The second change alleged is the determination of the California DHS to conduct a feasibility study to obtain proposals for waste removal. Plaintiff has been told by the DHS that the "potentially responsible parties [should] consider funding the feasibility study as well as the implementation of the remedial action selected by the Department" and that if such parties fail to fund the study, "the Department would take whatever action necessary to complete the feasibility study and implement the remedial action selected." (Declaration of Joel S. Moskowitz, Exhibit "A" to Plaintiff's Motion to Amend, p.4, lines 16-21). In characterizing this in the proposed amended complaint, the plaintiff alleges that the DHS intends to "force one or more of these alleged 'responsible parties' [plaintiff, Dow, Shell, the GSA] to bear the full expense of the feasibility study." (P22). This situation is similar to that involved in D'Imperio v. United States, 575 F. Supp. 248 [14 ELR 20248] (D.N.J. 1983), where the Government sent plaintiffs a letter saying it was conducting a feasibility study and that the plaintiffs might be liable for the costs of clean up. That suit was held to be premature. Actions for recovery of costs should follow a partial or completed clean up operation. Bulk Distribution Centers, Inc., supra, slip. op. at 18.

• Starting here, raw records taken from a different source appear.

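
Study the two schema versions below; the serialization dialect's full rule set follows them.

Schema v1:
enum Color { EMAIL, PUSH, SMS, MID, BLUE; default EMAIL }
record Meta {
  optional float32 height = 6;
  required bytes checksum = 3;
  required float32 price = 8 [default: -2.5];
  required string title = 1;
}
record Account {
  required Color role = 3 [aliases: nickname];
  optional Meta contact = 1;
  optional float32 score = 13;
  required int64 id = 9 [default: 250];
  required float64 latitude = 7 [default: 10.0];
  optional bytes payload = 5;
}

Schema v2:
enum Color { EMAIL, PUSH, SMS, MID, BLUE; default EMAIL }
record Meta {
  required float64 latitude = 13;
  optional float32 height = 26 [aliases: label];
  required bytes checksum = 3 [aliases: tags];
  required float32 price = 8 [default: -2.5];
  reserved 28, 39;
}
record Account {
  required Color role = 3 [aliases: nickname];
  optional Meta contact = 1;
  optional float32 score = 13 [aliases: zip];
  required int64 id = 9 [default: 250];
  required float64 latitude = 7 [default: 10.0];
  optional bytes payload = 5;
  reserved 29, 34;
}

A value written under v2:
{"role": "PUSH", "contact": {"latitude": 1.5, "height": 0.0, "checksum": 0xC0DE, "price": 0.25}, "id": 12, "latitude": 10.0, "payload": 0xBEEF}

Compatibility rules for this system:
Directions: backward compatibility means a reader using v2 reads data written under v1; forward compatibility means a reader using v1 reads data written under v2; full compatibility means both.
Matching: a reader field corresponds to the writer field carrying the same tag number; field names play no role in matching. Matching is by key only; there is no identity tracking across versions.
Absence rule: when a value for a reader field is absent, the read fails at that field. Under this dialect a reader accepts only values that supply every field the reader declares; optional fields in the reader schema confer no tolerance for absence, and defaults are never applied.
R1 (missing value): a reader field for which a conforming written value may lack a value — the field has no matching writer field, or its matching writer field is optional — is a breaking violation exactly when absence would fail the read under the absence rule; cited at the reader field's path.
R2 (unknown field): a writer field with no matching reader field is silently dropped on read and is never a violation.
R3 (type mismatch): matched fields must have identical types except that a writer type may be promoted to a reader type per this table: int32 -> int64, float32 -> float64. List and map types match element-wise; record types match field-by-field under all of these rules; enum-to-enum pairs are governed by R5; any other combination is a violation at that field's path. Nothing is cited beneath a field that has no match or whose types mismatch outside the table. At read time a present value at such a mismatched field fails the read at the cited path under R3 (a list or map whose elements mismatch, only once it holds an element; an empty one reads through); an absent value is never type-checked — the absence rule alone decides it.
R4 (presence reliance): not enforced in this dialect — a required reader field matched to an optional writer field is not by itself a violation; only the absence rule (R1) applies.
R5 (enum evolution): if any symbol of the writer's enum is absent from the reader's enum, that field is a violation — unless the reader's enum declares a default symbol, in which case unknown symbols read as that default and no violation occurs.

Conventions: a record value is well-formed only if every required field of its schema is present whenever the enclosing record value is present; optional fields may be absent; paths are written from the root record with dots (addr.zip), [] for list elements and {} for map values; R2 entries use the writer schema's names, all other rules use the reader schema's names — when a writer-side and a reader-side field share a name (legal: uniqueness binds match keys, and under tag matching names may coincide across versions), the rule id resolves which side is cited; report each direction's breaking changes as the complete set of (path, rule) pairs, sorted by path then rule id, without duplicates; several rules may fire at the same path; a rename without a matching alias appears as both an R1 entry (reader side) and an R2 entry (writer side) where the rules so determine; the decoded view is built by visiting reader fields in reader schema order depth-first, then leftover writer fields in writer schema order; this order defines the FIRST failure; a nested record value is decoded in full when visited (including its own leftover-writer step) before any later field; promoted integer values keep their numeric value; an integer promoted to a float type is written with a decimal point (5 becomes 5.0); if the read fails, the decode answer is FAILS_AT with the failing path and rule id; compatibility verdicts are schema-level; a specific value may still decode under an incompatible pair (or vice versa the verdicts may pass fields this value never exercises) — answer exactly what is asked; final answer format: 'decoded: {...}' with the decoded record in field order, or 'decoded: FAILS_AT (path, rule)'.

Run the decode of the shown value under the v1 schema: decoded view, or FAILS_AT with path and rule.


arrows below run writer -> reader for Account
decode walk for Account under reader schema v1:
  role := "PUSH"
  read fails at contact.height under R1 (no fill)
  => FAILS_AT (contact.height, R1)
the other Account changes do not affect what is asked:
  added field latitude to record Meta: required float64, tag 13 (in v2 it sits immediately before height) -> affects the rule determinations only; this particular Account value decodes identically
  removed field title from record Meta -> affects the rule determinations only; this particular Account value decodes identically

decoded: FAILS_AT (contact.height, R1)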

In this case the plaintiff has not awaited government authorization of the clean up before bringing suit. The suit also is premature and there are not yet damages incurred "consistent with the national contingency plan" as required by 42 U.S.C. § 9607(a)(4)(B).
The motion for reconsideration is therefore denied.
We next consider the motion to amend. So far as the motion seeks to state a cause of action against the three defendants already dismissed from the suit, the motion is moot because the dismissal was without prejudice. As for the remainder of the motion, it is denied because, as plaintiff recognizes, it does not state a cause of action under the Court's undertanding of CERCLA.
As for the remaining motions, the motion of the federal defendants for summary judgment is granted. We note the plaintiff's consent to such a ruling in view of the previous rulings. The motions of Dow and Shell to dismiss the cross-claims of the federal defendants are granted for the same reasons.
The Clerk of the Court will serve copies of this Order by United States mail upon counsel of record.
1. The Court's order has been mischaracterized by the plaintiff and at least one other court, Bulk Distribution Centers, Inc. v. Monsanto Co., slip. op. (S.D. Fla. 1983), as requiring the site to appear on the National Priorities List. It has not been universally misunderstood. See 14 Environment Reporter 2097 (BNA) (March 23, 1984).